Suppose that the \(p\) predictors \(X\) arise from sampling relatively smooth analog curves at \(p\) uniformly spaced abscissa values. Denote by \(\text{Cov}(X|Y) = \bm{\Sigma}\) the conditional covariance matrix of the predictors, and assume this does not change much with \(Y\). Discuss the nature of Mahalanobis choice \(\bb{A} = \bm{\Sigma}^{-1}\) for the metric in (6.14). How does this compare with \(\bb{A} = \bb{I}\)? How might you construct a kernel \(\bb{A}\) that (a) downweights high-frequency components in the distance metric; (b) ignores them completely?

Soln. 6.4

If \(\bb{A} = \bb{I}\), then Mahalanobis distance \(d = \sqrt{(x-x_0)^T\bm{\Sigma}^{-1}(x-x_0)}\) reduces to Euclidean distance. We first standardize each variable to unit standard deviation

\[\begin{equation} x'_i = \frac{x_i- E[x_i]}{\sqrt{\text{Var}(x_i)}}.\non \end{equation}\]

Then we have

\[\begin{eqnarray} \text{Cov}(x'_i, x'_j) &=& E[x'_ix'_j]\non\\ &=&\frac{E[(x_i-E[x_i])(x_j-E[x_j])]}{\sqrt{\text{Var}(x_i)}\sqrt{\text{Var}(x_j)}}\non\\ &=&\frac{\Sigma_{ij}}{\sqrt{\text{Var}(x_i)}\sqrt{\text{Var}(x_j)}}\non\\ &=&\rho(x_i, x_j).\non \end{eqnarray}\]

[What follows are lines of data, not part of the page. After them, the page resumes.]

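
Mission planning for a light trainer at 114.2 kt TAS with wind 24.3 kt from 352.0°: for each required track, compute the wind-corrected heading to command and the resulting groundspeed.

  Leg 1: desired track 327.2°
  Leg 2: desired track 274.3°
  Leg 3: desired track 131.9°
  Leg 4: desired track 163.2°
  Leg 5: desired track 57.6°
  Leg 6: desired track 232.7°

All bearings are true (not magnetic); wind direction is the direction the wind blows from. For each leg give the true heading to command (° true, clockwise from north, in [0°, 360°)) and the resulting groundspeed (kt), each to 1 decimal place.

Leg 1: desired track 327.2°; wind correction +5.1° → command heading 332.3°, groundspeed 91.7 kt
Leg 2: desired track 274.3°; wind correction +12.0° → command heading 286.3°, groundspeed 106.5 kt
Leg 3: desired track 131.9°; wind correction -7.9° → command heading 124.0°, groundspeed 131.7 kt
Leg 4: desired track 163.2°; wind correction -1.9° → command heading 161.3°, groundspeed 138.2 kt
Leg 5: desired track 57.6°; wind correction -11.2° → command heading 46.4°, groundspeed 102.0 kt
Leg 6: desired track 232.7°; wind correction +10.7° → command heading 243.4°, groundspeed 124.1 kt

Leg 1: heading=332.3°, groundspeed=91.7 kt
Leg 2: heading=286.3°, groundspeed=106.5 kt
Leg 3: heading=124.0°, groundspeed=131.7 kt
Leg 4: heading=161.3°, groundspeed=138.2 kt
Leg 5: heading=46.4°, groundspeed=102.0 kt
Leg 6: heading=243.4°, groundspeed=124.1 kt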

We see that after standardizing variables the new covariance matrix is exactly the correlation matrix.

(a) In order to downweights high-frequency components, we can decrease \(\rho(x_i, x_j)\);

(b) In order to ignore them completely, we can set \(\rho(x_i, x_j)\) to be zero.